He continues, “If you went in just saying, ‘Hey, this is a down power line,’ and you put on your blinders, and that's all you're looking for, you're going to miss what could potentially really be the fire. It could be a homeless encampment. So they're going to be looking for cooking utensils, food. … It may be a delayed incendiary device. So they're going to be looking for homemade incendiary devices. It could be slag from a power line. … These things take days and days and days, and lots of people power to do this.”
Homeowners have already filed four lawsuits against Southern California Edison for starting the Eaton Fire.

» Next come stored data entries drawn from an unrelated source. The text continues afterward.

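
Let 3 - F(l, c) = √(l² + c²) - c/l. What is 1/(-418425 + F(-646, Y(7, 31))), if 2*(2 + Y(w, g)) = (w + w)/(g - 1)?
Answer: -10476851652644/4383734744313962347 + 834632*√375587209/4383734744313962347 ≈ -2.3862e-6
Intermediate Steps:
Y(w, g) = -2 + w/(-1 + g) (Y(w, g) = -2 + ((w + w)/(g - 1))/2 = -2 + ((2*w)/(-1 + g))/2 = -2 + (2*w/(-1 + g))/2 = -2 + w/(-1 + g))
F(l, c) = 3 - √(c² + l²) + c/l (F(l, c) = 3 - (√(l² + c²) - c/l) = 3 - (√(c² + l²) - c/l) = 3 + (-√(c² + l²) + c/l) = 3 - √(c² + l²) + c/l)
1/(-418425 + F(-646, Y(7, 31))) = 1/(-418425 + (3 - √(((2 + 7 - 2*31)/(-1 + 31))² + (-646)²) + ((2 + 7 - 2*31)/(-1 + 31))/(-646))) = 1/(-418425 + (3 - √(((2 + 7 - 62)/30)² + 417316) + ((2 + 7 - 62)/30)*(-1/646))) = 1/(-418425 + (3 - √(((1/30)*(-53))² + 417316) + ((1/30)*(-53))*(-1/646))) = 1/(-418425 + (3 - √((-53/30)² + 417316) - 53/30*(-1/646))) = 1/(-418425 + (3 - √(2809/900 + 417316) + 53/19380)) = 1/(-418425 + (3 - √(375587209/900) + 53/19380)) = 1/(-418425 + (3 - √375587209/30 + 53/19380)) = 1/(-418425 + (58193/19380 - √375587209/30)) = 1/(-8109018307/19380 - √375587209/30)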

Could the utility there be responsible?
Pierce explains that power lines can have “sags,” and when 70 mph winds come, those loose lines can slap together. Metal on a power line can be up to 3000 degrees and can easily start a fire, he notes.
In court, plaintiff attorneys will argue that the utility company should have turned off the power in anticipation of powerful winds, Pierce says.
However, power companies have deep pockets. And they’re usually “immediately in the bull's eye,” but something else might have caused the blazes, he points out. “So we need to be … using the scientific method and testing hypotheses to eliminate every other potential heat source that could have occurred.”
As for the Palisades Fire, one theory is that embers from a fire earlier in January reignited in the winds. Pierce says that’s a working hypothesis. “We have … forest fires that have rekindled the next summer. … Even though snow has been on the ground, you have a log that just stays smoldering until enough wind comes up and reignites it, and then it starts up. … And two weeks, if the fire wasn't properly put out, those things can lay dormant.”
He adds, “Even people, after their barbecue, they dispose of the ashes in their trash can, and trash can’s up against the house, and next thing you know, the house is on fire.”
So how do firefighters prevent an ember from reigning?
“In a brush situation like that, after the suppression crew has come in, it would have been best to have had a hand crew, with shovels and Pulaskis … put a fire line around the perimeter of where that fire was. That creates 100% containment. … You put in a hand line where you go to the burn and remove three to four feet of the unburned away, so that you have just this big dirt track all the way around the burned area. And then come back in and do a mop-up with water and hand tools, just to make sure that it's dead out.”
As for when investigators will finalize their report and release it, Pierce says it could be one year (that’s what happened with the Maui fire probe).